Carbon Monoxide

General

Synonym/Acronym:
Carboxyhemoglobin, CO, COHb, COH.

Rationale
To identify the amount of carbon monoxide in the blood related to poisoning, toxicity from smoke inhalation, or exhaust from cars.

Patient Preparation
There are no food, fluid, activity, or medication restrictions unless by medical direction.

Normal Findings
Method: Spectrophotometry, co-oximetry.

% Saturation of Hemoglobin
Newborns10%–12%
NonsmokersUp to 2%
SmokersUp to 10%
CO levels in smokers may reach levels greater than 20%. Variation is due in part to factors such as cigarette brand, number of cigarettes smoked per day, and the time interval during which multiple cigarettes are smoked.
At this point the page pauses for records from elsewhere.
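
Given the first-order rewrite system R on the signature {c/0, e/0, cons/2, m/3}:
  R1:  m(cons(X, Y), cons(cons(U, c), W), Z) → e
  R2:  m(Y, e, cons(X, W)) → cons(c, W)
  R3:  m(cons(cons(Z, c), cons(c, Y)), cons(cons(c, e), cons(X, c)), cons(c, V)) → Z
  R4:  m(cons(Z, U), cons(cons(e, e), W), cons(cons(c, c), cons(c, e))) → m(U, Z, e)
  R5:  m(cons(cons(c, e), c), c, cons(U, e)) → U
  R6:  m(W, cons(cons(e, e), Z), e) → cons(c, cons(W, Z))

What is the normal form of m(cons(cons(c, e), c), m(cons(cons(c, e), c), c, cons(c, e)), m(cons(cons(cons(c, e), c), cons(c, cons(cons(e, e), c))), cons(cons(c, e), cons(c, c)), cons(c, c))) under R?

1. m(cons(cons(c, e), c), m(cons(cons(c, e), c), c, cons(c, e)), m(cons(cons(cons(c, e), c), cons(c, cons(cons(e, e), c))), cons(cons(c, e), cons(c, c)), cons(c, c)))  →  m(cons(cons(c, e), c), c, m(cons(cons(cons(c, e), c), cons(c, cons(cons(e, e), c))), cons(cons(c, e), cons(c, c)), cons(c, c)))   [R5 at 2]
2. m(cons(cons(c, e), c), c, m(cons(cons(cons(c, e), c), cons(c, cons(cons(e, e), c))), cons(cons(c, e), cons(c, c)), cons(c, c)))  →  m(cons(cons(c, e), c), c, cons(c, e))   [R3 at 3]
3. m(cons(cons(c, e), c), c, cons(c, e))  →  c   [R5 at ε]

c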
Research as to whether electronic cigarettes (vaping) produce clinically significant levels of CO are conflicting; further study is needed.

Critical Findings and Potential Interventions

CO % of Total HemoglobinSymptoms
10%–20%Asymptomatic
10%–30%Disturbance of judgment, headache, dizziness
30%–40%Dizziness, muscle weakness, vision problems, confusion, increased heart rate, increased breathing rate
50%–60%Loss of consciousness, coma
Greater than 60%Death


Timely notification to the requesting health-care provider (HCP) of any critical findings and related symptoms is a role expectation of the professional nurse. A listing of these findings varies among facilities.

Consideration may be given to verification of critical findings before action is taken. Policies vary among facilities and may include requesting immediate recollection and retesting by the laboratory or retesting using a rapid point-of-care testing instrument at the bedside, if available.

Women and children may suffer more severe symptoms of carbon monoxide poisoning at lower levels of carbon monoxide than do men because women and children usually have lower RBC counts.

A possible intervention in moderate CO poisoning is the administration of supplemental oxygen given at atmospheric pressure. In severe CO poisoning, hyperbaric oxygen treatments may be used.